Transgender youths are more likely than cisgender youths to need mental health care because of their high exposure to discrimination and victimization, including within health care systems. Accordingly, transgender youths have low care satisfaction and high rates of treatment dropout, further exacerbating existing mental health inequities. To reduce these inequities, mental health providers need knowledge and skills to enhance transgender youths’ treatment engagement and benefits. However, a comprehensive set of practices addressing the needs of transgender youth patients and their providers does not exist. The authors developed gender-affirming psychotherapy (GAP), an evidence-informed set of skills and principles to augment mental health treatments for transgender youths.

Methods:

GAP was developed by using a human-centered design, a methodological approach for creating interventions that prioritize the needs of key stakeholders, which in this study included mental health providers and transgender youths and their parents (N=36).

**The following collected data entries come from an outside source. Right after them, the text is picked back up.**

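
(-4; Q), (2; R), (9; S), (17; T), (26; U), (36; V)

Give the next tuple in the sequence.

First value: differences are 6, 7, 8, … (increasing by 1 each time); -4, 2, 9, 17, 26, 36 → 47.
Letter goes Q, R, S, T, U, V → W (letters move forward 1 place in the alphabet).
Putting it together: (47; W).

(47; W)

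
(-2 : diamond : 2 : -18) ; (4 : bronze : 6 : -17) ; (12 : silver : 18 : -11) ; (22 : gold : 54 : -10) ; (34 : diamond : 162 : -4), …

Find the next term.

First coordinate — differences are 6, 8, 10, … (increasing by 2 each time): -2, 4, 12, 22, 34 → 48.
Rank — repeats diamond → bronze → silver → gold: diamond, bronze, silver, gold, diamond → bronze.
Third coordinate goes 2, 6, 18, 54, 162 → 486 (×3 each step).
Fourth coordinate: -18, -17, -11, -10, -4 → -3 (alternating steps +1, +6, +1, +6, …).
Combining the parts gives (48 : bronze : 486 : -3).

(48 : bronze : 486 : -3)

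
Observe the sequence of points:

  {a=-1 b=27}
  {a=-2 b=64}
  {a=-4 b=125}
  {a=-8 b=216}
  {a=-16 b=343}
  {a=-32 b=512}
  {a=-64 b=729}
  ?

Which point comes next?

A: ×2 each step, so -1, -2, -4, -8, -16, -32, -64 → -128.
B goes 27, 64, 125, 216, 343, 512, 729 → 1000 (perfect cubes: 3³, 4³, 5³, …).
Combining the parts gives {a=-128 b=1000}.

{a=-128 b=1000}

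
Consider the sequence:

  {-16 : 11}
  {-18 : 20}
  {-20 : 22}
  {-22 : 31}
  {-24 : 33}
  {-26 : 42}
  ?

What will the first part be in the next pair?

First part: -16, -18, -20, -22, -24, -26 → -28 (−2 each step).

-28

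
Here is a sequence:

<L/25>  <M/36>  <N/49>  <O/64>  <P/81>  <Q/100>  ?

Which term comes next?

Letter: letters move forward 1 place in the alphabet; L, M, N, O, P, Q → R.
Second component: perfect squares: 5², 6², 7², …, so 25, 36, 49, 64, 81, 100 → 121.
So the next term is <R/121>.

<R/121>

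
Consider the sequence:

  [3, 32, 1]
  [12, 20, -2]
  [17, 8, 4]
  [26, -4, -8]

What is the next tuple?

First value goes 3, 12, 17, 26 → 31 (alternating steps +9, +5, +9, +5, …).
For the second value, −12 each step: 32, 20, 8, -4 → -16.
Third value: 1, -2, 4, -8 → 16 (×(-2) each step).
Combining the parts gives [31, -16, 16].

[31, -16, 16]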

A scoping review of the literature and stakeholder focus groups were conducted to create GAP, which encompasses core principles and skills to enhance mental health services for transgender youths.

Results:

GAP encompasses 27 principles and 38 skills, organized within 10 domains. All principles and skills were designed to be relevant for various provider types (e.g., psychiatrists and social workers) and to be flexibly adapted to meet diverse patient needs.

Conclusions:

GAP offers a scalable and flexible approach to addressing the growing mental health care needs of transgender youths. The findings of this study suggest that a human-centered design is a feasible and efficient method for developing interventions to address health inequities.